Neben der Einbeziehung von Geflüchteten in die gesetzliche Kranken- und Pflegeversicherung sollte auch sichergestellt werden, dass auch Menschen ohne Papiere jederzeit ohne Angst vor Abschiebung Zugang zum Gesundheitssystem haben. Zudem müsse ein Anspruch auf Sprachmittlung bei Inanspruchnahme von Leistungen im Gesundheitswesen verankert werden.
Von Krankheit, Traumatisierung, Behinderung, Pflegebedürftigkeit Betroffene sowie schwangere, alleinerziehende und ältere Menschen und geflüchtete Kinder sollten zudem einen Anspruch auf zusätzliche Leistungen erhalten. Dies entspreche ihrem Recht aus der EU-Aufnahmerichtlinie.
Asylbewerber haben nur Anspruch auf eingeschränkte medizinische Leistungen
Derzeit haben Geflüchtete nach dem Asylbewerberleistungsgesetz zwar Anspruch auf medizinische Leistungen. Allerdings ist dieser Anspruch auf die Akutversorgung etwa bei Schmerzen oder Notfällen beschränkt und damit deutlich eingeschränkter als die Leistungen nach dem Katalog der gesetzlichen Krankenversicherung (GKV).

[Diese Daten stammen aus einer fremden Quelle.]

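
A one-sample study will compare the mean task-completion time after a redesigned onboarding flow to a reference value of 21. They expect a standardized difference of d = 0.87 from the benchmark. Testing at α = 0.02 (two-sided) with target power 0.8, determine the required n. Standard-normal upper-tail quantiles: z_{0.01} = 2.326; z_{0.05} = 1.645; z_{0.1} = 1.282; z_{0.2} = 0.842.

n = 14

For a one-sample test: n = ((z_{α/2} + z_β) / d)².
z_{α/2} + z_β = 2.326 + 0.842 = 3.168.
n = (3.168 / 0.87)² = 3.641² = 13.26.
Round up.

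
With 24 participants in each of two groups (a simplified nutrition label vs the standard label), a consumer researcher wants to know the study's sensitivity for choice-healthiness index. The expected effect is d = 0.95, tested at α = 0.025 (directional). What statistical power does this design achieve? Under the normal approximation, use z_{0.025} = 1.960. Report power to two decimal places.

For two equal groups, power = Φ(d·√(n/2) − z_{α}).
d·√(n/2) = 0.95 × √(24/2) = 0.95 × 3.464 = 3.291.
z_β = 3.291 − 1.960 = 1.331.
Power = Φ(1.331) = 0.908.

power ≈ 0.91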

Nach 18 Monaten Aufenthalt in Deutschland erhalten Geflüchtete eine elektronische Gesundheitskarte (eGK) und haben Anspruch auf fast alle Leistungen, die auch Versicherte der gesetzlichen Krankenversicherung haben. Eine Ausnahme bilden die Geflüchteten aus der Ukraine: Diese haben sofort Zugang zu Leistungen der GKV und erhalten innerhalb weniger Wochen nach ihrer Ankunft in Deutschland eine eGK.

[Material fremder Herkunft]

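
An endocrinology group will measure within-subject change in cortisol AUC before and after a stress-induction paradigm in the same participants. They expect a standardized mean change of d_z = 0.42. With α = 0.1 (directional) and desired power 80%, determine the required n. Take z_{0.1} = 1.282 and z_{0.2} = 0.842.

For a paired (one-sample on differences) test: n = ((z_{α} + z_β) / d)².
z_{α} + z_β = 1.282 + 0.842 = 2.124.
n = (2.124 / 0.42)² = 5.057² = 25.57.
Round up.

n = 26 pairs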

Das Asylbewerberleistungsgesetz besteht seit 1993. Das Bundesverfassungsgericht hat 2012 entschieden, dass die Höhe der Leistungen unzureichend war und dass das Grundrecht auf Gewährleistung eines menschenwürdigen Existenzminimums deutschen und ausländischen Staatsangehörigen, die sich in Deutschland aufhalten, gleichermaßen zusteht.
Allerdings kürzte die Große Koalition bestehend aus CDU/CSU und SPD die Leistungen in den Jahren 2014 bis 2019 und verlängerte die Frist von 15 auf 18 Monate, ab wann Geflüchtete Zugang zu allen GKV-Leistungen erhalten. Das Bundesverfassungsgericht entschied 2022, dass bestimmte Leistungskürzungen verfassungswidrig seien.
Ampel will Gesetz weiterentwickeln
Die aktuelle Ampelregierung will laut Koalitionsvertrag das Asylbewerberleistungsgesetz im Lichte der Rechtsprechung des Bundesverfassungsgerichts weiterentwickeln. Das reiche aber nicht aus, erklärten die Menschenrechtsorganisationen. Das Gesetz müsse gänzlich abgeschafft werden, fordern die Vereine.
Die Ampel hat zudem im 2021 vereinbarten Koalitionsvertrag festgehalten: „Wir wollen den Zugang für Asylbewerberinnen und Asylbewerber zur Gesundheitsversorgung unbürokratischer gestalten. Minderjährige Kinder sind von Leistungseinschränkungen bzw. -kürzungen auszunehmen.“
Dem Statistischen Bundesamt zufolge ist 2021 die Zahl der Empfänger von Asylbewerberleistungen gegenüber dem Vorjahr um 4,3 Prozent (17.000 Personen) auf 399.000 gestiegen. Das sei der erste Anstieg der Zahl der Leistungsbeziehenden seit 2015.
Demnach waren 61 Prozent der Regelleistungsempfänger am Jahresende 2021 männlich und 39 Prozent weiblich. 34 Prozent waren minderjährig, 65 Prozent zwischen 18 und 64 Jahren alt, rund ein Prozent war 65 Jahre und älter.
Die meisten Leistungsberechtigten stammten mit 56 Prozent aus Asien, 20 Prozent kamen jeweils aus Afrika und Europa. Die drei häufigsten Herkunftsländer waren demnach Afghanistan und Irak mit jeweils 13 Prozent und Syrien mit zwölf Prozent aller Leistungsberechtigten.